Réforme militaire au Mali : une nouvelle architecture pour sécuriser le territoire
Deux décennies après l’adoption de la première loi sur la Défense nationale, le Mali franchit une étape majeure avec une refonte complète de son architecture sécuritaire. Ce projet ambitieux, validé par le Conseil national de Transition, élargit le cadre initial à la sécurité intérieure, au cyberespace et à la gestion intégrée des crises. L’objectif ? Adapter le dispositif aux réalités contemporaines et renforcer la réactivité des forces en cas de menace.

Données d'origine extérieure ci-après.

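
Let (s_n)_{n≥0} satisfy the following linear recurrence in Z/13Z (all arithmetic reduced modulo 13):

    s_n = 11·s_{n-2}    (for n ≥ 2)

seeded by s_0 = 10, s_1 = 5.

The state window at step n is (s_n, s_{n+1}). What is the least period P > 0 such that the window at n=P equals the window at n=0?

n=0: window = (10, 5)
n=1: window = (5, 6)
n=2: window = (6, 3)
n=3: window = (3, 1)
n=4: window = (1, 7)
n=5: window = (7, 11)
n=6: window = (11, 12)
n=7: window = (12, 4)
n=8: window = (4, 2)
n=9: window = (2, 5)
n=10: window = (5, 9)
n=11: window = (9, 3)
n=12: window = (3, 8)
n=13: window = (8, 7)
n=14: window = (7, 10)
n=15: window = (10, 12)
n=16: window = (12, 6)
n=17: window = (6, 2)
n=18: window = (2, 1)
n=19: window = (1, 9)
n=20: window = (9, 11)
n=21: window = (11, 8)
n=22: window = (8, 4)
n=23: window = (4, 10)
n=24: window = (10, 5)
window at n=24 equals window at n=0 → period = 24

24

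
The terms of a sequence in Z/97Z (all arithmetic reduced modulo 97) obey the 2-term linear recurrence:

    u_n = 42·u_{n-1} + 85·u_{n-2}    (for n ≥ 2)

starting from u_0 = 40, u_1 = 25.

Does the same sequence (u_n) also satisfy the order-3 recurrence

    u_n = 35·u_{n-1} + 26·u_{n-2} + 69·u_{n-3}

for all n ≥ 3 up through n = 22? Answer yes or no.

Terms u_0..u_22: 40, 25, 85, 69, 35, 60, 63, 83, 14, 77, 59, 2, 55, 55, 1, 61, 28, 56, 76, 95, 71, 96, 76
n=3: candidate gives 80, actual u_3 = 69 ✗

no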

Adopté en juillet 2026 par les 125 conseillers du CNT, ce texte doit remplacer la loi historique n°04-051 de novembre 2004, une fois promulgué et publié. Lors de sa présentation, le Général de division Daoud Aly Mohammedine, ministre de la Sécurité et de la Protection civile, a souligné l’urgence de cette révision. Plus de vingt ans après son entrée en vigueur, le contexte sécuritaire a profondément évolué, rendant indispensable une mise à jour des mécanismes de défense et de sécurité. Il a également mis en avant l’importance d’une approche collaborative, impliquant l’ensemble des acteurs concernés dès la phase préparatoire.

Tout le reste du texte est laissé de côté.